3.4. Running a Function in a Pipeline
Commands that run as part of a pipeline execute as subprocesses. Therefore, when we call a function within a pipeline, it runs in a subshell and its environment isn’t accessible outside the function.
Let’s show an example in a script named function_in_pipeline.sh:
$ cat function_in_pipeline.sh
#!/usr/bin/env bash
read_lines() {
var="Start"
echo "Inside the function: var = $var"
while read line; do
echo "Line Processed: $line"
done
var="End"
echo "Inside the function: var = $var"
echo "Inside the function: PID = $BASHPID"
}
echo -e "Line 1\nLine 2\nLine 3" > file.txt
cat file.txt | read_lines | tee output.txt
echo "Outside the function: var = $var"
echo "Outside the function: PID = $BASHPID"
The script implements several steps:
- define a function named read_lines() that reads input lines in a while loop and then prints the value of the var and PID variables
- create a file named file.txt with three lines of text
- use the cat command to read data from file.txt and pipe the result to the read_lines() function
- use the tee command to complete the pipeline and save the result to a file name output.txt while showing the output in stdout
- print the value of var and PID
Let’s grant the script execute permissions:
$ chmod u+x function_in_pipeline.sh
Finally, let’s run the script:
$ ./function_in_pipeline.sh
Inside the function: var = Start
Line Processed: Line 1
Line Processed: Line 2
Line Processed: Line 3
Inside the function: var = End
Inside the function: PID = 3048
Outside the function: var =
Outside the function: PID = 3046y
As we can see from the output, the var variable is printed twice with different values when read_line() executes within the pipeline.
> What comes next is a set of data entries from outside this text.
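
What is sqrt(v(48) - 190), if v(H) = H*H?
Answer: sqrt(2114) ≈ 45.978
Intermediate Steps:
v(H) = H**2
sqrt(v(48) - 190) = sqrt(48**2 - 190) = sqrt(2304 - 190) = sqrt(2114)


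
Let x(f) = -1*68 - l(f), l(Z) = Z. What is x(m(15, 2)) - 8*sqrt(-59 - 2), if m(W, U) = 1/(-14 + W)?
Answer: -69 - 8*I*sqrt(61) ≈ -69.0 - 62.482*I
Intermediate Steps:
x(f) = -68 - f (x(f) = -1*68 - f = -68 - f)
x(m(15, 2)) - 8*sqrt(-59 - 2) = (-68 - 1/(-14 + 15)) - 8*sqrt(-59 - 2) = (-68 - 1/1) - 8*I*sqrt(61) = (-68 - 1*1) - 8*I*sqrt(61) = (-68 - 1) - 8*I*sqrt(61) = -69 - 8*I*sqrt(61)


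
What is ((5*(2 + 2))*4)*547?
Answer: 43760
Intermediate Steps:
((5*(2 + 2))*4)*547 = ((5*4)*4)*547 = (20*4)*547 = 80*547 = 43760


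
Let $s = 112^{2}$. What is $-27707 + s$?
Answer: $-15163$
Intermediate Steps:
$s = 12544$
$-27707 + s = -27707 + 12544 = -15163$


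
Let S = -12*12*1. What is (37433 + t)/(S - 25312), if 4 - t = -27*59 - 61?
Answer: -39091/25456 ≈ -1.5356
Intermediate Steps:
S = -144 (S = -144*1 = -144)
t = 1658 (t = 4 - (-27*59 - 61) = 4 - (-1593 - 61) = 4 - 1*(-1654) = 4 + 1654 = 1658)
(37433 + t)/(S - 25312) = (37433 + 1658)/(-144 - 25312) = 39091/(-25456) = 39091*(-1/25456) = -39091/25456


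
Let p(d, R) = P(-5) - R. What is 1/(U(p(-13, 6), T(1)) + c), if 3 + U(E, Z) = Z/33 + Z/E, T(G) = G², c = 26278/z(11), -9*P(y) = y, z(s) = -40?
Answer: -32340/21347743 ≈ -0.0015149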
However, the variable isn’t accessible outside the function after the pipeline. Therefore, the modifications made inside the function don’t persist when the function is part of a pipeline. Such modifications don’t affect variables in the scope of the main script.
Moreover, the value of the PID variable is different outside the function call as compared to within the function. This shows that read_line() spawns a subshell with process ID 3048, whereas the script has process ID 3046.
In summary, since the read_line() function is part of a pipeline, it runs in a subshell. Every command in the pipeline runs as a subprocess, and this behavior is an attribute of the pipeline itself.
4. Conclusion
In this article, we learned that Bash functions normally don’t run as subprocesses. However, there are exceptions where a function requires a subprocess to run.
In particular, when we enclose the function’s body with parentheses instead of curly braces, we invoke the function as a subprocess. Likewise, we can wrap the entire function in a subshell, and this separates the function’s context from its surrounding environment. Moreover, running a function in the background or as part of a pipeline forces the function to run as a subprocess.